Sprachlos zwischen den Welten

„Alle reden übers Wetter“ beschloss Filmfestival Crossing Europe

Kann man beim Einkaufen über Hegel diskutieren?
Kann man beim Einkaufen über Hegel diskutieren? © Crossing Europe

Wenn man heut in Mecklenburg-Vorpommern unterwegs ist, kann es vorkommen, dass jemand sagt „Ich war vor zwei Wochen im Westen“.

Seit 1990 ist die DDR Geschichte. Das hat aber in den Köpfen der Menschen nicht unbedingt etwas zu bedeuten.

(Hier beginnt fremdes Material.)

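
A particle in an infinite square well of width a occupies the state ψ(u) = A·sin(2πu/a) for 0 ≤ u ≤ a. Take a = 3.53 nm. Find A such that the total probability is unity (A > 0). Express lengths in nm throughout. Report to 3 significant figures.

A ≈ 0.753 nm^(-1/2)

Normalization requires ∫|ψ|² du = 1, integrated from 0 to a.
With ∫₀^a sin²(nπu/a) du = a/2, with ψ = A·sin(2πu/a), the integral evaluates to A²·[a/2].
Setting this equal to 1 gives A² = 1/(a/2).
With a = 3.53: A² = 0.5666 and A = 0.7527.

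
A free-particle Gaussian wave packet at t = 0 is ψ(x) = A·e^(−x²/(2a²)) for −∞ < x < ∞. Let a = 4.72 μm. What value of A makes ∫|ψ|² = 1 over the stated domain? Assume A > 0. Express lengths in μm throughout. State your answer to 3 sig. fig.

We need A² ∫|f|² dx = 1, taking the integral from −∞ to ∞.
Using the Gaussian integral ∫_{−∞}^{∞} e^(−αx²) dx = √(π/α), the integral (without the A² prefactor) comes out to √(π)·a.
Setting this equal to 1 gives A² = 1/(√(π)·a).
Substituting a = 4.72 gives A² = 0.1195, so A = 0.3457.

A ≈ 0.346 μm^(-1/2)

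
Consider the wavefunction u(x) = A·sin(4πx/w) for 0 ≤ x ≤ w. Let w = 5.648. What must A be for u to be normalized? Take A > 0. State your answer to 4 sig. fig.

A ≈ 0.5951

We need A² ∫|f|² dx = 1, taking the integral from 0 to w.
With ∫₀^w sin²(nπx/w) dx = w/2, ∫|u|² dx = A²·(w/2).
Setting this equal to 1 gives A² = 1/(w/2).
Substituting w = 5.648 gives A² = 0.35411, so A = 0.59507.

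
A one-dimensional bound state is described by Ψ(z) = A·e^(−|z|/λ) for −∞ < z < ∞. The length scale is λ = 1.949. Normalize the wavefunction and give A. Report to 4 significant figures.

Require ∫ |Ψ|² dz = 1 over the whole domain.
With Ψ = A·e^(−|z|/λ), the integral evaluates to A²·[λ].
Hence A² = 1/[λ].
Plugging in λ = 1.949 yields A = 0.71630.

A ≈ 0.7163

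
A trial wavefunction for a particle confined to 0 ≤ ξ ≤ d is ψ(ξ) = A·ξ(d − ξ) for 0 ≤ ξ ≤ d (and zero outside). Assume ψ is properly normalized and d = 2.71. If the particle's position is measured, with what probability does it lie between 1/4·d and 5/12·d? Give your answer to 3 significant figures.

P = ∫_{1/4·d}^{5/12·d} |ψ(ξ)|² dξ.
The normalization integral ∫|ψ|²dξ over the whole domain equals d^5/30·A², and A² cancels in the ratio.
In terms of u = ξ/d (A² and the length scale cancel between numerator and denominator), P = [∫_{1/4}^{5/12} u^2·(1 - u)^2 du] / [∫_{0}^{1} u^2·(1 - u)^2 du].
Using ∫ u^2·(1 - u)^2 du = u^3·(6·u^2 - 15·u + 10)/30, the numerator is ≈ 0.0081035 and the denominator is 1/30.
Evaluating gives P = 0.2431.

P ≈ 0.243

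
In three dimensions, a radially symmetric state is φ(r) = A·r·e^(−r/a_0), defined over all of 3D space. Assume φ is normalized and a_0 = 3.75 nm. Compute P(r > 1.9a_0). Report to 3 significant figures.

Integrate the radial probability density 4πr²|φ|² over r > 1.9a_0.
Normalization gives A² = 1/(3·π·a_0^5).
Let u = r/a_0; then A², 4π and the length scale all cancel, so P = ∫_{1.9}^{∞} u^4·e^(-2·u) du ÷ ∫_{0}^{∞} u^4·e^(-2·u) du.
With ∫ u^4·e^(-2·u) du = -(u^4/2 + u^3 + 3·u^2/2 + 3·u/2 + 3/4)·e^(-2·u) + C, the region integral is ≈ 0.50088 and the full one is 3/4.
The region integral divided by the full integral gives P = 0.6678.

P ≈ 0.668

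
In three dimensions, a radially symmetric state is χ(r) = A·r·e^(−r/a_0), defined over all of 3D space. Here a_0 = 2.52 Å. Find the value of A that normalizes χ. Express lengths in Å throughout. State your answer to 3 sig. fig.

We need A² ∫|f|² 4πr² dr = 1, taking the integral from 0 to ∞.
(Spherical symmetry: dV = 4πr² dr.)
Recall ∫₀^∞ r^m e^(−r/β) dr = m!·β^(m+1), carrying out the integral gives A² · 3·π·a_0^5.
Setting this equal to 1 gives A² = 1/(3·π·a_0^5).
With a_0 = 2.52: A² = 0.001044 and A = 0.03231.

A ≈ 0.0323 Å^(-5/2)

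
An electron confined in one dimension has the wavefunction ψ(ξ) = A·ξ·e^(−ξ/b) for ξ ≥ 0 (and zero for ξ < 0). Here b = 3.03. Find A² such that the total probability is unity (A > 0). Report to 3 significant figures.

A^2 ≈ 0.144

Normalization requires ∫|ψ|² dξ = 1, integrated from 0 to ∞.
With ∫₀^∞ ξ^2 e^(−αξ) dξ = 2!/α^3, with ψ = A·ξ·e^(−ξ/b), the integral evaluates to A²·[b^3/4].
With b = 3.03: A² = 0.1438 and A = 0.3792.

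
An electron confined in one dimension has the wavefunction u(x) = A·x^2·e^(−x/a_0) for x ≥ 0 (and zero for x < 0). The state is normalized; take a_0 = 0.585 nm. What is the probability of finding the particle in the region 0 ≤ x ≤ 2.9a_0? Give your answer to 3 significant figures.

The probability is P = ∫ |u|² dx over [0, 2.9a_0].
The normalization integral ∫|u|²dx over the whole domain equals 3·a_0^5/4·A², and A² cancels in the ratio.
In terms of t = x/a_0 (A² and the length scale cancel between numerator and denominator), P = [∫_{0}^{2.9} t^4·e^(-2·t) dt] / [∫_{0}^{∞} t^4·e^(-2·t) dt].
With ∫ t^4·e^(-2·t) dt = -(t^4/2 + t^3 + 3·t^2/2 + 3·t/2 + 3/4)·e^(-2·t) + C, the region integral is ≈ 0.51546 and the full one is 3/4.
Taking the ratio, P = 0.6873.

P ≈ 0.687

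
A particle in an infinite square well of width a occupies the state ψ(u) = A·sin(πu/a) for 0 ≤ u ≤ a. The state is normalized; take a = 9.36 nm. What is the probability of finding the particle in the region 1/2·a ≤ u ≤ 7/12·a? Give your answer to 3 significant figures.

|ψ|² is the probability density, so P = ∫_{1/2·a}^{7/12·a} |ψ|² du.
Since A² = 1/(a/2), this is the region integral divided by the full normalization integral.
In terms of t = u/a (A² and the length scale cancel between numerator and denominator), P = [∫_{1/2}^{7/12} sin(π·t)^2 dt] / [∫_{0}^{1} sin(π·t)^2 dt].
With ∫ sin(π·t)^2 dt = t/2 - sin(2·π·t)/(4·π) + C, the region integral is 1/(8·π) + 1/24 and the full one is 1/2.
This works out to P = (3 + π)/(12·π).

P ≈ 0.163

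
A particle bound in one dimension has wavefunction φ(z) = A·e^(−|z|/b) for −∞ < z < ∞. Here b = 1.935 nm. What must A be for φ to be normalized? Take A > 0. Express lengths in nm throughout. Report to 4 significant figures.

We need A² ∫|f|² dz = 1, taking the integral from −∞ to ∞.
∫|φ|² dz = A²·(b).
Hence A² = 1/[b].
Substituting b = 1.935 gives A² = 0.51680, so A = 0.71889.

A ≈ 0.7189 nm^(-1/2)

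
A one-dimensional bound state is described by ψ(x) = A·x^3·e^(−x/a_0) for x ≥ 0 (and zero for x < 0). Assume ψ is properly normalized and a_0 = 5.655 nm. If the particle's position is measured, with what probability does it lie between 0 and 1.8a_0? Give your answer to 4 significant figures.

P = ∫_{0}^{1.8a_0} |ψ(x)|² dx.
Since A² = 1/(45·a_0^7/8), this is the region integral divided by the full normalization integral.
Let u = x/a_0; then A² and the length scale cancel, so P = ∫_{0}^{1.8} u^6·e^(-2·u) du ÷ ∫_{0}^{∞} u^6·e^(-2·u) du.
Using ∫ u^6·e^(-2·u) du = -(4·u^6 + 12·u^5 + 30·u^4 + 60·u^3 + 90·u^2 + 90·u + 45)·e^(-2·u)/8, the numerator is ≈ 0.412163 and the denominator is 45/8.
Evaluating gives P = 0.073273.

P ≈ 0.07327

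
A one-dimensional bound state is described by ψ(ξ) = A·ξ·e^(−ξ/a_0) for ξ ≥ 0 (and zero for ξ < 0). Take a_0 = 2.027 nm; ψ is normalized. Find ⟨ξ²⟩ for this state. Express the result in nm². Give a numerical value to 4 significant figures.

The expectation value is the |ψ|²-weighted average of ξ^2: ∫ ξ^2|ψ|² dξ.
Recall ∫₀^∞ ξ^m e^(−ξ/β) dξ = m!·β^(m+1), since the A² factors cancel between numerator and denominator, ⟨ξ²⟩ = 3·a_0^2.
With a_0 = 2.027, ⟨ξ^2⟩ = 12.326.

⟨ξ^2⟩ ≈ 12.33 nm^2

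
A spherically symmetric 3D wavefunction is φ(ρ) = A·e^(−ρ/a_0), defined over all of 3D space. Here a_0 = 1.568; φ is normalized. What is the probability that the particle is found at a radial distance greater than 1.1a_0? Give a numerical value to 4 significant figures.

P ≈ 0.6227

P = ∫ |φ|² 4πρ² dρ over ρ > 1.1a_0.
The full normalization integral is A²·[π·a_0^3] = 1, fixing A².
In terms of u = ρ/a_0 (A², 4π and the length scale all cancel between numerator and denominator), P = [∫_{1.1}^{∞} u^2·e^(-2·u) du] / [∫_{0}^{∞} u^2·e^(-2·u) du].
With ∫ u^2·e^(-2·u) du = -(2·u^2 + 2·u + 1)·e^(-2·u)/4 + C, the region integral is 281·e^(-11/5)/200 and the full one is 1/4.
The region integral divided by the full integral gives P = 0.62271.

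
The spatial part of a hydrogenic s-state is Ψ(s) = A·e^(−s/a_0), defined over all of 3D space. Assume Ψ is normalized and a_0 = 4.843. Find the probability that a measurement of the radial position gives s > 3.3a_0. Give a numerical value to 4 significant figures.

P ≈ 0.03997

With dV = 4πs²ds, the probability is ∫|Ψ|² dV over s > 3.3a_0.
The full normalization integral is A²·[π·a_0^3] = 1, fixing A².
Let u = s/a_0; then A², 4π and the length scale all cancel, so P = ∫_{3.3}^{∞} u^2·e^(-2·u) du ÷ ∫_{0}^{∞} u^2·e^(-2·u) du.
An antiderivative of u^2·e^(-2·u) is -(2·u^2 + 2·u + 1)·e^(-2·u)/4; evaluating from 3.3 to ∞ gives 1469·e^(-33/5)/200, while the full integral is 1/4.
Taking the ratio yields P = 0.039968.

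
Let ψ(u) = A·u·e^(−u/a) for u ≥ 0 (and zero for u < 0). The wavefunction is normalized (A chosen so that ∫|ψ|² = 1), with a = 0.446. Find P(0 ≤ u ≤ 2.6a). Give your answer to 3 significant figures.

|ψ|² is the probability density, so P = ∫_{0}^{2.6a} |ψ|² du.
With A² fixed by ∫|ψ|² = 1, i.e. A² = (a^3/4)^(−1), substitute and integrate.
Let t = u/a; then A² and the length scale cancel, so P = ∫_{0}^{2.6} t^2·e^(-2·t) dt ÷ ∫_{0}^{∞} t^2·e^(-2·t) dt.
An antiderivative of t^2·e^(-2·t) is -(2·t^2 + 2·t + 1)·e^(-2·t)/4; evaluating from 0 to 2.6 gives 1/4 - 493·e^(-26/5)/100, while the full integral is 1/4.
Taking the ratio, P = 0.8912.

P ≈ 0.891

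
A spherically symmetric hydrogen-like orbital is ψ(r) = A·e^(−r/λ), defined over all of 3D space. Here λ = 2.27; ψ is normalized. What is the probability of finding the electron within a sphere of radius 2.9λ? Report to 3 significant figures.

P ≈ 0.928

Integrate the radial probability density 4πr²|ψ|² over r ≤ 2.9λ.
The full normalization integral is A²·[π·λ^3] = 1, fixing A².
Let u = r/λ; then A², 4π and the length scale all cancel, so P = ∫_{0}^{2.9} u^2·e^(-2·u) du ÷ ∫_{0}^{∞} u^2·e^(-2·u) du.
Using ∫ u^2·e^(-2·u) du = -(2·u^2 + 2·u + 1)·e^(-2·u)/4, the numerator is 1/4 - 1181·e^(-29/5)/200 and the denominator is 1/4.
The region integral divided by the full integral gives P = 0.9285.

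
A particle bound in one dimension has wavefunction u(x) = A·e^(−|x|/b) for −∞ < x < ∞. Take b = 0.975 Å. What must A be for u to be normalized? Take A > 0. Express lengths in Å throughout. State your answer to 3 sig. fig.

Normalization requires ∫|u|² dx = 1, integrated from −∞ to ∞.
The integral (without the A² prefactor) comes out to b.
Hence A² = 1/[b].
With b = 0.975: A² = 1.026 and A = 1.013.

A ≈ 1.01 Å^(-1/2)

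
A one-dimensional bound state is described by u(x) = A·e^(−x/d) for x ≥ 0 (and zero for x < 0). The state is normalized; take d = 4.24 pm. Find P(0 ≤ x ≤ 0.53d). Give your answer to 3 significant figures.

P ≈ 0.654

|u|² is the probability density, so P = ∫_{0}^{0.53d} |u|² dx.
Since A² = 1/(d/2), this is the region integral divided by the full normalization integral.
Substituting t = x/d, A² and the length scale cancel in the ratio: P = ∫_{0}^{0.53} e^(-2·t) dt / ∫_{0}^{∞} e^(-2·t) dt.
Using ∫ e^(-2·t) dt = -e^(-2·t)/2, the numerator is 1/2 - e^(-53/50)/2 and the denominator is 1/2.
Evaluating gives P = 0.6535.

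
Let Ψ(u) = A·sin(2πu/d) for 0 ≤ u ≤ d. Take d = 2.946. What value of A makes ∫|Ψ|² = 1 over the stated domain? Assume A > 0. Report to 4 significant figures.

We need A² ∫|f|² du = 1, taking the integral from 0 to d.
The integral (without the A² prefactor) comes out to d/2.
So A² = (d/2)^(−1).
Plugging in d = 2.946 yields A = 0.82395.

A ≈ 0.8239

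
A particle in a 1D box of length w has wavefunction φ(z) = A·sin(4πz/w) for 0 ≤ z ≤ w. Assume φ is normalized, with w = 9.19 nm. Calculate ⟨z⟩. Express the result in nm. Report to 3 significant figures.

By definition ⟨z⟩ = ∫ z |φ(z)|² dz.
With ∫₀^w sin²(nπz/w) dz = w/2, since the A² factors cancel between numerator and denominator, ⟨z⟩ = w/2.
With w = 9.19, ⟨z⟩ = 4.595.

⟨z⟩ ≈ 4.60 nm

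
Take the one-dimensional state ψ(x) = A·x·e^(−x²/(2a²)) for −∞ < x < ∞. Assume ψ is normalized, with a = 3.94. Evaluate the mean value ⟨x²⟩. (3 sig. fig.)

⟨x^2⟩ ≈ 23.3

By definition ⟨x²⟩ = ∫ x^2 |ψ(x)|² dx.
Since the A² factors cancel between numerator and denominator, ⟨x²⟩ = 3·a^2/2.
Putting a = 3.94 gives 23.29.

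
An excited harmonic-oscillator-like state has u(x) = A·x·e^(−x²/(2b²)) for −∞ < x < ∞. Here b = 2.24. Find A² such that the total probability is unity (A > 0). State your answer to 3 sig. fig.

Normalization requires ∫|u|² dx = 1, integrated from −∞ to ∞.
With u = A·x·e^(−x²/(2b²)), the integral evaluates to A²·[√(π)·b^3/2].
So A² = (√(π)·b^3/2)^(−1).
Substituting b = 2.24 gives A² = 0.1004, so A = 0.3169.

A^2 ≈ 0.100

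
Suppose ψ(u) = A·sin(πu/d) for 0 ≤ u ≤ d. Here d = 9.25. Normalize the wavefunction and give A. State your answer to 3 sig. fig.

Normalization requires ∫|ψ|² du = 1, integrated from 0 to d.
Using sin²θ = (1 − cos 2θ)/2, the integral (without the A² prefactor) comes out to d/2.
So A² = (d/2)^(−1).
Substituting d = 9.25 gives A² = 0.2162, so A = 0.4650.

A ≈ 0.465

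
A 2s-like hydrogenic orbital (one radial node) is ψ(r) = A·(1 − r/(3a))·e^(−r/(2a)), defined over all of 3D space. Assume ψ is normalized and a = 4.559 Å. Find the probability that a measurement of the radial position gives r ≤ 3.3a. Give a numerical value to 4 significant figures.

P ≈ 0.3534

P = ∫ |ψ|² 4πr² dr over r ≤ 3.3a.
The full normalization integral is A²·[8·π·a^3/3] = 1, fixing A².
In terms of u = r/a (A², 4π and the length scale all cancel between numerator and denominator), P = [∫_{0}^{3.3} u^2·(1 - u/3)^2·e^(-u) du] / [∫_{0}^{∞} u^2·(1 - u/3)^2·e^(-u) du].
An antiderivative of u^2·(1 - u/3)^2·e^(-u) is (-u^4 + 2·u^3 - 3·u^2 - 6·u - 6)·e^(-u)/9; evaluating from 0 to 3.3 gives ≈ 0.235592, while the full integral is 2/3.
The region integral divided by the full integral gives P = 0.35339.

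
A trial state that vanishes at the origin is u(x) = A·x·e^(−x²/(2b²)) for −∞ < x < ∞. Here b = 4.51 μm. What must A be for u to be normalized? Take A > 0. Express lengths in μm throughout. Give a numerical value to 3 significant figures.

A ≈ 0.111 μm^(-3/2)

We need A² ∫|f|² dx = 1, taking the integral from −∞ to ∞.
With ∫_{−∞}^{∞} x^(2m) e^(−αx²) dx = (2m−1)!!·√π / (2^m α^(m+1/2)), the integral (without the A² prefactor) comes out to √(π)·b^3/2.
Hence A² = 1/[√(π)·b^3/2].
Plugging in b = 4.51 yields A = 0.1109.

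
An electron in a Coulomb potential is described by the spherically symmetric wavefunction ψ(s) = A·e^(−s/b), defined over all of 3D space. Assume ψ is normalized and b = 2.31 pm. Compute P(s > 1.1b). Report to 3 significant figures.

P ≈ 0.623

With dV = 4πs²ds, the probability is ∫|ψ|² dV over s > 1.1b.
A² is fixed by ∫₀^∞ 4πs²|ψ|² ds = 1, i.e. A² = (π·b^3)^(−1).
Let u = s/b; then A², 4π and the length scale all cancel, so P = ∫_{1.1}^{∞} u^2·e^(-2·u) du ÷ ∫_{0}^{∞} u^2·e^(-2·u) du.
Using ∫ u^2·e^(-2·u) du = -(2·u^2 + 2·u + 1)·e^(-2·u)/4, the numerator is 281·e^(-11/5)/200 and the denominator is 1/4.
Taking the ratio yields P = 0.6227.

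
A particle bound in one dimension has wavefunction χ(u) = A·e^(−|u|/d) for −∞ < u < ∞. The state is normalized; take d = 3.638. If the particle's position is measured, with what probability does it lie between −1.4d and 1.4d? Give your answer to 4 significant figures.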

Für Clara (Anne Schäfer) ist das nicht neu. Sie ist in einem kleinen Dorf im eigentlich ehemaligen Osten Deutschlands aufgewachsen. Jetzt lebt die Enddreißigerin im hippen Berlin, macht ihr Doktorat an der Uni, wo sie auch unterrichtet. Ihr Fach: Philosophie. Die Gräben zwischen den Welten könnten kaum größer sein.

Seine Premiere feierte der Film „Alle reden übers Wetter“ bei der Berlinale, am Montag beendete er als Abschlussfilm das internationale Filmfestival Crossing Europe in Linz.

Regisseurin Annika Pinske, 1982 in der Uckermark geboren, einst Assistentin von Maren Ade („Toni Erdmann“) hat mit „Alle reden übers Wetter“ ihren ersten Spielfilm geliefert und sich einer Thematik gewidmet, die sie wohl kennt. Die Zerrissenheit zwischen alter und neuer Heimat, die Sprachlosigkeit im Dazwischen.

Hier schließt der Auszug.